The negative utilitarian might reply that this formulation of the problem is misleading. We do not live in a notional world where only a pinprick, minor pains, or even just "mild" suffering exists. In the real world, frightful horrors as well as humdrum malaise occur every day. The intensity of suffering is sometimes so dreadful that its victims are prepared to destroy themselves to bring their torment to an end. Each year, some 800,000 people across the planet kill themselves while in the grip of suicidal despair. Tens of millions of people are severely depressed or suffer chronic neuropathic pain. By way of contrast, the genteel conventions of an ethics seminar in academic philosophy, or the scholarly technicalities of a journal article, simply fail to come to terms with the enormity of what's at stake. To talk of a "pinprick" is to trivialise the NU ethical stance.
As the neurobiological basis of feeling and emotion is unravelled, and the human genome decoded and rewritten, it will become purely an issue of post-human decision whether negative modes of consciousness are generated in any form or texture whatsoever. "The Hedonistic Imperative: Heaven on Earth", BLTC Research
When Bernard Marx tells the Savage he will try to secure permission for him and his mother to visit the Other Place, John is initially pleased and excited. Echoing Miranda in The Tempest, he exclaims: "O brave new world that has such people in it." Heavy irony. Like innocent Miranda, he is eager to embrace a way of life he neither knows nor understands. And of course he comes unstuck. Yet if we swallow such fancy literary conceits, then ultimately the joke is on us. It is only funny in the sense there are "jokes" about Auschwitz. For it is Huxley who neither knows nor understands the glory of what lies ahead. A utopian society in which we are sublimely happy will be far better than we can presently imagine, not worse. And it is we, trapped in the emotional squalor of late-Darwinian antiquity, who neither know nor understand the lives of the god-like super-beings we are destined to become. "Brave New World? A Defence of Paradise-Engineering", BLTC Research, 1998
There is no fundamental biological reason why the human genome can't be rewritten to allow everyone to be "in" love with everyone else - if we should so choose. But simply loving each other will be miraculous enough; and will probably suffice. An empty religious piety can be transformed into a biological reality.
By far my greatest dread in life [...] is that (some variant of) the Everett interpretation of Quantum Mechanics is true.
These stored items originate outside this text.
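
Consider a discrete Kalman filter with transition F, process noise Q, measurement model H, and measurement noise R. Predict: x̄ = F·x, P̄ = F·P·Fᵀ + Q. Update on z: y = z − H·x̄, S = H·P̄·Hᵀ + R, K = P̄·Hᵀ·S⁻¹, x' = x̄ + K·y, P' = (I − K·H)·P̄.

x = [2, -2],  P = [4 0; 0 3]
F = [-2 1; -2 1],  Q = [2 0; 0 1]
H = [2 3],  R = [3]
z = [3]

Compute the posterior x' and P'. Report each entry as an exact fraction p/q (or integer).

x̄ = F·x = [-6, -6]
P̄ = F·P·Fᵀ + Q = [21 19; 19 20]
y = z − H·x̄ = [33]
S = H·P̄·Hᵀ + R = [495]
K = P̄·Hᵀ·S⁻¹ = [1/5; 98/495]
x' = x̄ + K·y = [3/5, 8/15]
P' = (I − K·H)·P̄ = [6/5 -3/5; -3/5 296/495]

x' = [3/5, 8/15]
P' = [6/5 -3/5; -3/5 296/495]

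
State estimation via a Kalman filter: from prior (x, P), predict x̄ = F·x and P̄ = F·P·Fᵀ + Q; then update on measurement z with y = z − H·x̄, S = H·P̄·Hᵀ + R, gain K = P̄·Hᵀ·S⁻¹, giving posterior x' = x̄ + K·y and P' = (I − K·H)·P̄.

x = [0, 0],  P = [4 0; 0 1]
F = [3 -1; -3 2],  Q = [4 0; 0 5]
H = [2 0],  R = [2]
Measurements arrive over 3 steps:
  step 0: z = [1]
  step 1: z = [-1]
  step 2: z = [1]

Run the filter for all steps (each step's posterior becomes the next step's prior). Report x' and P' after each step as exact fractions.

step 0: x̄ = F·x = [0, 0]
step 0: P̄ = F·P·Fᵀ + Q = [41 -38; -38 45]
step 0: y = z − H·x̄ = [1]
step 0: S = H·P̄·Hᵀ + R = [166]
step 0: K = P̄·Hᵀ·S⁻¹ = [41/83; -38/83]
step 0: x' = x̄ + K·y = [41/83, -38/83]
step 0: P' = (I − K·H)·P̄ = [41/83 -38/83; -38/83 847/83]
step 1: x̄ = F·x = [161/83, -199/83]
step 1: P̄ = F·P·Fᵀ + Q = [1776/83 -2405/83; -2405/83 4628/83]
step 1: y = z − H·x̄ = [-405/83]
step 1: S = H·P̄·Hᵀ + R = [7270/83]
step 1: K = P̄·Hᵀ·S⁻¹ = [1776/3635; -481/727]
step 1: x' = x̄ + K·y = [-323/727, 604/727]
step 1: P' = (I − K·H)·P̄ = [1776/3635 -481/727; -481/727 12662/727]
step 2: x̄ = F·x = [-1573/727, 2177/727]
step 2: P̄ = F·P·Fᵀ + Q = [108264/3635 -164249/3635; -164249/3635 316259/3635]
step 2: y = z − H·x̄ = [3873/727]
step 2: S = H·P̄·Hᵀ + R = [440326/3635]
step 2: K = P̄·Hᵀ·S⁻¹ = [108264/220163; -164249/220163]
step 2: x' = x̄ + K·y = [100399/220163, -215738/220163]
step 2: P' = (I − K·H)·P̄ = [108264/220163 -164249/220163; -164249/220163 4311709/220163]

step 0: x' = [41/83, -38/83], P' = [41/83 -38/83; -38/83 847/83]
step 1: x' = [-323/727, 604/727], P' = [1776/3635 -481/727; -481/727 12662/727]
step 2: x' = [100399/220163, -215738/220163], P' = [108264/220163 -164249/220163; -164249/220163 4311709/220163]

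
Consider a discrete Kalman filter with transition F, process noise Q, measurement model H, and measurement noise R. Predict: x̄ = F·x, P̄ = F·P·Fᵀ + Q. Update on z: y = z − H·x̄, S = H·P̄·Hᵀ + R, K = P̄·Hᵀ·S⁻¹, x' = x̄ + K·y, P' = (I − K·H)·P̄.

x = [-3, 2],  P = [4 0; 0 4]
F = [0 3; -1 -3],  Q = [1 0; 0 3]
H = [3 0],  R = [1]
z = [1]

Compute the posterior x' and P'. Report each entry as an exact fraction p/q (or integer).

x' = [117/334, 417/167]
P' = [37/334 -18/167; -18/167 1349/167]

x̄ = F·x = [6, -3]
P̄ = F·P·Fᵀ + Q = [37 -36; -36 43]
y = z − H·x̄ = [-17]
S = H·P̄·Hᵀ + R = [334]
K = P̄·Hᵀ·S⁻¹ = [111/334; -54/167]
x' = x̄ + K·y = [117/334, 417/167]
P' = (I − K·H)·P̄ = [37/334 -18/167; -18/167 1349/167]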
Dave's Diary, BLTC Research, May 1996
If we already lived in a cruelty-free world, the notion of re-introducing suffering, exploitation and creatures eating each other would seem not so much frightful as unimaginable - no more seriously conceivable than reverting to surgery without anaesthesia today.
[H]ere we come to the nub of the issue: the alleged moral force of the term "natural". If any creature, by its very nature, causes terrible suffering, albeit unwittingly, is it morally wrong to change that nature? If a civilised human were to come to believe s/he had been committing acts that caused grievous pain for no good reason, then s/he would stop - and want other moral agents to prevent the recurrence of such behaviour. May we assume that the same would be true of a lion, if the lion were morally and cognitively "uplifted" so as to understand the ramifications of what (s)he was doing? Or a house cat tormenting a mouse? Or indeed a human sociopath?